D’Alleva insisted that decisions to freeze or terminate programs “comes from the school and college and the department,” not the provost’s office.
In a late response to a question about whether the programs identified for cuts would have an ability to appeal the decision, D’Alleva said “that discussion (would) take place at the school or college level” and terminations would not “come to the provost office unless the decision has been made.”
News of potential cuts broke last month as union leaders raised concerns about 70 undergraduate majors that are at risk of consolidation or closure because they failed to reach a threshold of 100 student completions over the last five years. Among those slated for review include special education, philosophy, athletic training, environmental studies, art, music, social work, geoscience, engineering physics, women’s gender and sexuality studies, Africana studies, and multiple languages.
In all, roughly 240 undergraduate, doctoral, master’s and graduate certificate programs — more than half of UConn’s academic offerings — have been identified for the low-enrollment review.
While university leaders have said from the outset that many low-enrollment majors will not be eliminated, some professors said the Nov. 1 deadline left them feeling pressured to make decisions that could jeopardize the strength of their departments out of fear that their programs will be cut through the review process.
University Sen. Jeffrey McCutcheon, a professor of chemical and biomolecular engineering, described UConn’s handling of the low-enrollment review as “a PR disaster for the university.”
McCutcheon said he feels as though the University Senate was “intentionally left out” of the process.
“Last I heard the Senate had jurisdiction over courses and curricula. Last I heard, we had jurisdiction over (the) budget and many academic affairs, but we were completely left out,” McCutcheon said. “You have a brain trust here of faculty, students, and staff that can provide you with a lot of information and perspective that could have avoided some of the pitfalls that have caused (University Spokesperson) Stephanie Reitz to deserve a raise.”
University Sen. Timothy Folta, a professor in the School of Business, said that while UConn’s “administration has to have discretion to take action on many issues,” there are “substantive issues” that should involve university senators.
“I appreciate the fact that you’re reaching out to the deans and the department heads, but that’s not this body,” Folta said. “This is a governing body. And I think we’re going to insist on being involved in decisions that are pertinent to the university.”
“We don’t want to make waves, but I think we will if we’re not involved,” Folta added.
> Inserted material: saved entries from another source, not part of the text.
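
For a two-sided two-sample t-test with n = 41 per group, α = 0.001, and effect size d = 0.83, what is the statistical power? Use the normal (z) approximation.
Power ≈ 0.68

Power calculation (two-sample t-test, normal approximation):
z_β = d · √(n/2) - z_{α/2}
z_β = 0.83 · √(41/2) - 3.291
z_β = 0.83 · 4.528 - 3.291
z_β = 0.467

Power = Φ(z_β) = Φ(0.467) ≈ 0.680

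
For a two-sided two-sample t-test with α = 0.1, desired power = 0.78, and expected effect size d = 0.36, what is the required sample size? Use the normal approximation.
n = 91 per group

Sample size formula (two-sample t-test, normal approximation):
n = 2 · ((z_{α/2} + z_β) / d)²

z_{α/2} = 1.645 (for α = 0.1, two-sided)
z_β = 0.772 (for power = 0.78)
d = 0.36

n = 2 · ((1.645 + 0.772) / 0.36)²
n = 2 · (6.714)²
n ≈ 90.16
Round up to the next whole number: n = 91 per group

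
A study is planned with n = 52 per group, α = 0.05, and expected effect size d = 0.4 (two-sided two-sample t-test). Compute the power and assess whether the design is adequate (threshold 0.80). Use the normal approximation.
Power ≈ 0.53; the study is underpowered (power < 0.80)

Power calculation (two-sample t-test, normal approximation):
z_β = d · √(n/2) - z_{α/2}
z_β = 0.4 · √(52/2) - 1.960
z_β = 0.4 · 5.099 - 1.960
z_β = 0.080

Power = Φ(z_β) = Φ(0.080) ≈ 0.532

Effect size d = 0.4 is small by Cohen's convention (0.2/0.5/0.8).

Threshold: power ≥ 0.80 is conventionally adequate.
Power ≈ 0.53 → the study is underpowered (power < 0.80).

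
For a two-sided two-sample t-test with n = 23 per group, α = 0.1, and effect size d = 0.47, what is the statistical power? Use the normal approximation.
Power ≈ 0.48

Power calculation (two-sample t-test, normal approximation):
z_β = d · √(n/2) - z_{α/2}
z_β = 0.47 · √(23/2) - 1.645
z_β = 0.47 · 3.391 - 1.645
z_β = -0.051

Power = Φ(z_β) = Φ(-0.051) ≈ 0.480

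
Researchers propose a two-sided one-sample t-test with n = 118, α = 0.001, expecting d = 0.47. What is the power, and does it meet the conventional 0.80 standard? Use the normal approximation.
Power ≈ 0.97; the study is adequately powered (power ≥ 0.80)

Power calculation (one-sample t-test, normal approximation):
z_β = d · √n - z_{α/2}
z_β = 0.47 · √118 - 3.291
z_β = 0.47 · 10.863 - 3.291
z_β = 1.815

Power = Φ(z_β) = Φ(1.815) ≈ 0.965

Effect size d = 0.47 is small by Cohen's convention (0.2/0.5/0.8).

Threshold: power ≥ 0.80 is conventionally adequate.
Power ≈ 0.97 → the study is adequately powered (power ≥ 0.80).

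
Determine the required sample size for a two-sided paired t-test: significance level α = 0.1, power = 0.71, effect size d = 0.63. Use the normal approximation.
n = 13 pairs

Sample size formula (paired t-test, normal approximation):
n = ((z_{α/2} + z_β) / d)²

z_{α/2} = 1.645 (for α = 0.1, two-sided)
z_β = 0.553 (for power = 0.71)
d = 0.63

n = ((1.645 + 0.553) / 0.63)²
n = (3.489)²
n ≈ 12.17
Round up to the next whole number: n = 13 pairs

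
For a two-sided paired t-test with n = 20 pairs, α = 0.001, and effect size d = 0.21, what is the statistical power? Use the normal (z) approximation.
Power ≈ 0.01

Power calculation (paired t-test, normal approximation):
z_β = d · √n - z_{α/2}
z_β = 0.21 · √20 - 3.291
z_β = 0.21 · 4.472 - 3.291
z_β = -2.351

Power = Φ(z_β) = Φ(-2.351) ≈ 0.009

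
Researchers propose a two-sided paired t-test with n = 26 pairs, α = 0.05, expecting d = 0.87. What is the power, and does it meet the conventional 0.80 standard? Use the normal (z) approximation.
Power ≈ 0.99; the study is adequately powered (power ≥ 0.80)

Power calculation (paired t-test, normal approximation):
z_β = d · √n - z_{α/2}
z_β = 0.87 · √26 - 1.960
z_β = 0.87 · 5.099 - 1.960
z_β = 2.476

Power = Φ(z_β) = Φ(2.476) ≈ 0.993

Effect size d = 0.87 is large by Cohen's convention (0.2/0.5/0.8).

Threshold: power ≥ 0.80 is conventionally adequate.
Power ≈ 0.99 → the study is adequately powered (power ≥ 0.80).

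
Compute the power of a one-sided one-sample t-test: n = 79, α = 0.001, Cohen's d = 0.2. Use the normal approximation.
Power ≈ 0.09

Power calculation (one-sample t-test, normal approximation):
z_β = d · √n - z_α
z_β = 0.2 · √79 - 3.090
z_β = 0.2 · 8.888 - 3.090
z_β = -1.313

Power = Φ(z_β) = Φ(-1.313) ≈ 0.095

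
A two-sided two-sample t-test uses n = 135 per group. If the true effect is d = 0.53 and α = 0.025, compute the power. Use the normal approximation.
Power ≈ 0.98

Power calculation (two-sample t-test, normal approximation):
z_β = d · √(n/2) - z_{α/2}
z_β = 0.53 · √(135/2) - 2.241
z_β = 0.53 · 8.216 - 2.241
z_β = 2.113

Power = Φ(z_β) = Φ(2.113) ≈ 0.983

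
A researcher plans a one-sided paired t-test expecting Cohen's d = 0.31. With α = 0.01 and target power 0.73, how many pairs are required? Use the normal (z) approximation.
n = 90 pairs

Sample size formula (paired t-test, normal approximation):
n = ((z_α + z_β) / d)²

z_α = 2.326 (for α = 0.01, one-sided)
z_β = 0.613 (for power = 0.73)
d = 0.31

n = ((2.326 + 0.613) / 0.31)²
n = (9.481)²
n ≈ 89.89
Round up to the next whole number: n = 90 pairs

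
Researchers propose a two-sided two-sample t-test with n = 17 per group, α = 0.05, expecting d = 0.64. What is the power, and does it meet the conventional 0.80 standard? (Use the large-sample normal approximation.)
Power ≈ 0.46; the study is underpowered (power < 0.80)

Power calculation (two-sample t-test, normal approximation):
z_β = d · √(n/2) - z_{α/2}
z_β = 0.64 · √(17/2) - 1.960
z_β = 0.64 · 2.915 - 1.960
z_β = -0.094

Power = Φ(z_β) = Φ(-0.094) ≈ 0.463

Effect size d = 0.64 is medium by Cohen's convention (0.2/0.5/0.8).

Threshold: power ≥ 0.80 is conventionally adequate.
Power ≈ 0.46 → the study is underpowered (power < 0.80).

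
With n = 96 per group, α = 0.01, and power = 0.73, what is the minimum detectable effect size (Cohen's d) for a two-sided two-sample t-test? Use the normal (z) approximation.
d ≈ 0.46

Minimum detectable effect (two-sample t-test, normal approximation):
d = (z_{α/2} + z_β) / √(n/2)
d = (2.576 + 0.613) / √(96/2)
d = 3.189 / 6.928
d ≈ 0.46

By Cohen's convention (0.2 small / 0.5 medium / 0.8 large): small effect.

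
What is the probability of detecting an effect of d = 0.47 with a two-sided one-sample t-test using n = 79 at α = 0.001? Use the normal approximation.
Power ≈ 0.81

Power calculation (one-sample t-test, normal approximation):
z_β = d · √n - z_{α/2}
z_β = 0.47 · √79 - 3.291
z_β = 0.47 · 8.888 - 3.291
z_β = 0.887

Power = Φ(z_β) = Φ(0.887) ≈ 0.812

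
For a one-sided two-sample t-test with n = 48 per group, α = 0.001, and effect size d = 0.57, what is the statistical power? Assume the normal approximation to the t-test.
Power ≈ 0.38

Power calculation (two-sample t-test, normal approximation):
z_β = d · √(n/2) - z_α
z_β = 0.57 · √(48/2) - 3.090
z_β = 0.57 · 4.899 - 3.090
z_β = -0.298

Power = Φ(z_β) = Φ(-0.298) ≈ 0.383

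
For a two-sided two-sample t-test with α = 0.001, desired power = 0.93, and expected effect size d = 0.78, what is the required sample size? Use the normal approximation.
n = 75 per group

Sample size formula (two-sample t-test, normal approximation):
n = 2 · ((z_{α/2} + z_β) / d)²

z_{α/2} = 3.291 (for α = 0.001, two-sided)
z_β = 1.476 (for power = 0.93)
d = 0.78

n = 2 · ((3.291 + 1.476) / 0.78)²
n = 2 · (6.112)²
n ≈ 74.71
Round up to the next whole number: n = 75 per group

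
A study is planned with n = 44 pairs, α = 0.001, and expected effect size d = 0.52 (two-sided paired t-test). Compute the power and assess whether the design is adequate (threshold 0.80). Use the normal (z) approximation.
Power ≈ 0.56; the study is underpowered (power < 0.80)

Power calculation (paired t-test, normal approximation):
z_β = d · √n - z_{α/2}
z_β = 0.52 · √44 - 3.291
z_β = 0.52 · 6.633 - 3.291
z_β = 0.159

Power = Φ(z_β) = Φ(0.159) ≈ 0.563

Effect size d = 0.52 is medium by Cohen's convention (0.2/0.5/0.8).

Threshold: power ≥ 0.80 is conventionally adequate.
Power ≈ 0.56 → the study is underpowered (power < 0.80).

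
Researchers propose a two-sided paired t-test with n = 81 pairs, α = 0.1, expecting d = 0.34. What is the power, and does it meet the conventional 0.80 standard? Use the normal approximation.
Power ≈ 0.92; the study is adequately powered (power ≥ 0.80)

Power calculation (paired t-test, normal approximation):
z_β = d · √n - z_{α/2}
z_β = 0.34 · √81 - 1.645
z_β = 0.34 · 9.000 - 1.645
z_β = 1.415

Power = Φ(z_β) = Φ(1.415) ≈ 0.921

Effect size d = 0.34 is small by Cohen's convention (0.2/0.5/0.8).

Threshold: power ≥ 0.80 is conventionally adequate.
Power ≈ 0.92 → the study is adequately powered (power ≥ 0.80).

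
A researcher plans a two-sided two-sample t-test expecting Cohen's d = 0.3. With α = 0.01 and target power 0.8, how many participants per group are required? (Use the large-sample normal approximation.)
n = 260 per group

Sample size formula (two-sample t-test, normal approximation):
n = 2 · ((z_{α/2} + z_β) / d)²

z_{α/2} = 2.576 (for α = 0.01, two-sided)
z_β = 0.842 (for power = 0.8)
d = 0.3

n = 2 · ((2.576 + 0.842) / 0.3)²
n = 2 · (11.393)²
n ≈ 259.60
Round up to the next whole number: n = 260 per group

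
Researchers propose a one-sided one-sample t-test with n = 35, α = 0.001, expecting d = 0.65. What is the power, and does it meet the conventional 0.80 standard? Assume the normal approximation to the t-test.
Power ≈ 0.77; the study is underpowered (power < 0.80)

Power calculation (one-sample t-test, normal approximation):
z_β = d · √n - z_α
z_β = 0.65 · √35 - 3.090
z_β = 0.65 · 5.916 - 3.090
z_β = 0.755

Power = Φ(z_β) = Φ(0.755) ≈ 0.775

Effect size d = 0.65 is medium by Cohen's convention (0.2/0.5/0.8).

Threshold: power ≥ 0.80 is conventionally adequate.
Power ≈ 0.77 → the study is underpowered (power < 0.80).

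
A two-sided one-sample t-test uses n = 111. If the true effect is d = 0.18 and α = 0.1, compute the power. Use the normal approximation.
Power ≈ 0.60

Power calculation (one-sample t-test, normal approximation):
z_β = d · √n - z_{α/2}
z_β = 0.18 · √111 - 1.645
z_β = 0.18 · 10.536 - 1.645
z_β = 0.252

Power = Φ(z_β) = Φ(0.252) ≈ 0.599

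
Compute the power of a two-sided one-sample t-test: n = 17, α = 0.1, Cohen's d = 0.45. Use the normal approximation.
Power ≈ 0.58

Power calculation (one-sample t-test, normal approximation):
z_β = d · √n - z_{α/2}
z_β = 0.45 · √17 - 1.645
z_β = 0.45 · 4.123 - 1.645
z_β = 0.211

Power = Φ(z_β) = Φ(0.211) ≈ 0.583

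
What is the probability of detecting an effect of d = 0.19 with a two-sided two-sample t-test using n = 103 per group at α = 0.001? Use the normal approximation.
Power ≈ 0.03

Power calculation (two-sample t-test, normal approximation):
z_β = d · √(n/2) - z_{α/2}
z_β = 0.19 · √(103/2) - 3.291
z_β = 0.19 · 7.176 - 3.291
z_β = -1.927

Power = Φ(z_β) = Φ(-1.927) ≈ 0.027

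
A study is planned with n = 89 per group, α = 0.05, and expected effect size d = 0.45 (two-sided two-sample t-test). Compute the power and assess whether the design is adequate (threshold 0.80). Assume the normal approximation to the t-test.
Power ≈ 0.85; the study is adequately powered (power ≥ 0.80)

Power calculation (two-sample t-test, normal approximation):
z_β = d · √(n/2) - z_{α/2}
z_β = 0.45 · √(89/2) - 1.960
z_β = 0.45 · 6.671 - 1.960
z_β = 1.042

Power = Φ(z_β) = Φ(1.042) ≈ 0.851

Effect size d = 0.45 is small by Cohen's convention (0.2/0.5/0.8).

Threshold: power ≥ 0.80 is conventionally adequate.
Power ≈ 0.85 → the study is adequately powered (power ≥ 0.80).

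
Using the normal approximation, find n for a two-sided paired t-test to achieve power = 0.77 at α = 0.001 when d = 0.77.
n = 28 pairs

Sample size formula (paired t-test, normal approximation):
n = ((z_{α/2} + z_β) / d)²

z_{α/2} = 3.291 (for α = 0.001, two-sided)
z_β = 0.739 (for power = 0.77)
d = 0.77

n = ((3.291 + 0.739) / 0.77)²
n = (5.234)²
n ≈ 27.39
Round up to the next whole number: n = 28 pairs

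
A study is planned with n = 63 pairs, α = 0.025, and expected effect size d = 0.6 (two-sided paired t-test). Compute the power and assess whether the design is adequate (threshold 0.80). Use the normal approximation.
Power ≈ 0.99; the study is adequately powered (power ≥ 0.80)

Power calculation (paired t-test, normal approximation):
z_β = d · √n - z_{α/2}
z_β = 0.6 · √63 - 2.241
z_β = 0.6 · 7.937 - 2.241
z_β = 2.521

Power = Φ(z_β) = Φ(2.521) ≈ 0.994

Effect size d = 0.6 is medium by Cohen's convention (0.2/0.5/0.8).

Threshold: power ≥ 0.80 is conventionally adequate.
Power ≈ 0.99 → the study is adequately powered (power ≥ 0.80).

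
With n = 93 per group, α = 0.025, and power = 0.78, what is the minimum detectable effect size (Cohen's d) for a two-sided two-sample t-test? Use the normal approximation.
d ≈ 0.44

Minimum detectable effect (two-sample t-test, normal approximation):
d = (z_{α/2} + z_β) / √(n/2)
d = (2.241 + 0.772) / √(93/2)
d = 3.014 / 6.819
d ≈ 0.44

By Cohen's convention (0.2 small / 0.5 medium / 0.8 large): small effect.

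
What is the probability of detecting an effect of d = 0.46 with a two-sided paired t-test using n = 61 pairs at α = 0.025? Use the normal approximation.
Power ≈ 0.91

Power calculation (paired t-test, normal approximation):
z_β = d · √n - z_{α/2}
z_β = 0.46 · √61 - 2.241
z_β = 0.46 · 7.810 - 2.241
z_β = 1.351

Power = Φ(z_β) = Φ(1.351) ≈ 0.912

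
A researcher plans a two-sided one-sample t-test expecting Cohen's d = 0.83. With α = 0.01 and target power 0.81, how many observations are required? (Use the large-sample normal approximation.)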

University Sen. Alvaro Lozano-Robledo, a professor of mathematics, said a number of faculty members are “very worried about the future of their programs.” At the meeting, he requested that UConn’s administration host an open forum so “every dean can inform their faculty about what is happening.”
“I’m a professor, I’m a (university) senator, I’m a member of the Senate Curriculum and Courses Committee, and I found about this news from the newspapers,” Lozano-Robledo said. “I don’t know if there (are) no programs being chopped or (if) there are a hundred programs that are under review and possibly being closed.”
Lozano-Robledo, like others who spoke at the meeting, said he felt kept “in the dark.”
“We learned on Oct. 17 that a decision is going to be made in two weeks,” University Sen. Michael Morrell, an associate professor of political science, said. “Even if it’s not my program … as a faculty in this environment, that is very shocking.”
“If it started in February, why did we not know about it in February?” Morrell asked. “Why did we keep this secret?”